Modeling inter-slice dependencies with temporal graph learning for Alzheimer's disease.
Authors
Affiliations (5)
Affiliations (5)
- Department of Medicine, LSU Health Shreveport, Shreveport, LA, USA; Department of Software Engineering, Faculty of Engineering, Topkapı University, Istanbul, Turkey.
- Department of Pathology and Translational Pathobiology, LSU Health Shreveport, Shreveport, LA 71103, USA.
- Department of Medicine, LSU Health Shreveport, Shreveport, LA, USA; Department of Pediatrics, LSU Health Shreveport, Shreveport, LA 71103, USA.
- Department of Pediatrics, LSU Health Shreveport, Shreveport, LA 71103, USA.
- Department of Medicine, LSU Health Shreveport, Shreveport, LA, USA; Department of Pathology and Translational Pathobiology, LSU Health Shreveport, Shreveport, LA 71103, USA. Electronic address: [email protected].
Abstract
Accurate and early diagnosis of Alzheimer's disease (AD) remains a major clinical challenge, particularly in distinguishing mild cognitive impairment (MCI) from cognitively normal (CN) aging. Conventional approaches that rely solely on pre-trained 2D models often fail to capture the full spatial context of three-dimensional MRI volumes, as well as the temporal dependencies that exist across consecutive slices. In this study, we propose TGL-AD, a novel framework that integrates Vision Transformer (ViT) slice embeddings with temporal graph learning for subject-level AD classification. Standardized 3D MRI volumes were decomposed into 2D slices, encoded by a pre-trained ViT to generate 768-dimensional feature embeddings, and subsequently modeled as temporal graphs to preserve inter-slice continuity. Contextual information was transmitted across slices by graph neural networks (GNNs), and subject-level representations were generated for the final classification through global pooling. On the ADNI1 dataset, TGL-AD achieved an overall accuracy of 0.92 on the Complete 1Yr 1.5 T cohort and 0.98 on the Complete 3Yr 3 T cohort. For all diagnostic categories (AD, MCI, and CN), precision, recall, and F1-scores stayed consistently high across both groups.
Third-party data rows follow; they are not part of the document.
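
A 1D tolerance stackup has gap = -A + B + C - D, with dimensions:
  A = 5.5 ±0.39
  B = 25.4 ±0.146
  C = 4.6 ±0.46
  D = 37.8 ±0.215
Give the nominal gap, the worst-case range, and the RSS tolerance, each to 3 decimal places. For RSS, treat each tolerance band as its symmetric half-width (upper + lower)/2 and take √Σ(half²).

nominal=-13.300 wc=[-14.511,-12.089] rss=0.657

Stack each dimension's contribution:
  -A: nom -5.500 → Σnom=-5.500; wc +0.390/-0.390 → slack +0.390/-0.390; half-tol=0.390, Σhalf²=0.152100
  +B: nom +25.400 → Σnom=19.900; wc +0.146/-0.146 → slack +0.536/-0.536; half-tol=0.146, Σhalf²=0.173416
  +C: nom +4.600 → Σnom=24.500; wc +0.460/-0.460 → slack +0.996/-0.996; half-tol=0.460, Σhalf²=0.385016
  -D: nom -37.800 → Σnom=-13.300; wc +0.215/-0.215 → slack +1.211/-1.211; half-tol=0.215, Σhalf²=0.431241
Nominal = -13.300. Worst-case = [-13.300 - 1.211, -13.300 + 1.211] = [-14.511, -12.089]. RSS = √0.431241 = 0.657.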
The macro-averaged and weighted-averaged F1-scores for the 1.5 T and 3 T data were 0.92 and 0.98, respectively. A comparative assessment against leading-edge architectures further confirms that TGL-AD surpasses CNN-based and transformer-based sequential baselines, attaining the highest recall (0.93 for 1.5 T and 0.98 for 3 T) and F1-score (0.92 for 1.5 T and 0.98 for 3 T). These findings show that the integration of transformer-based slice encoders and temporal graph modeling efficiently captures inter-slice dependencies and enhances classification performance across different acquisition settings.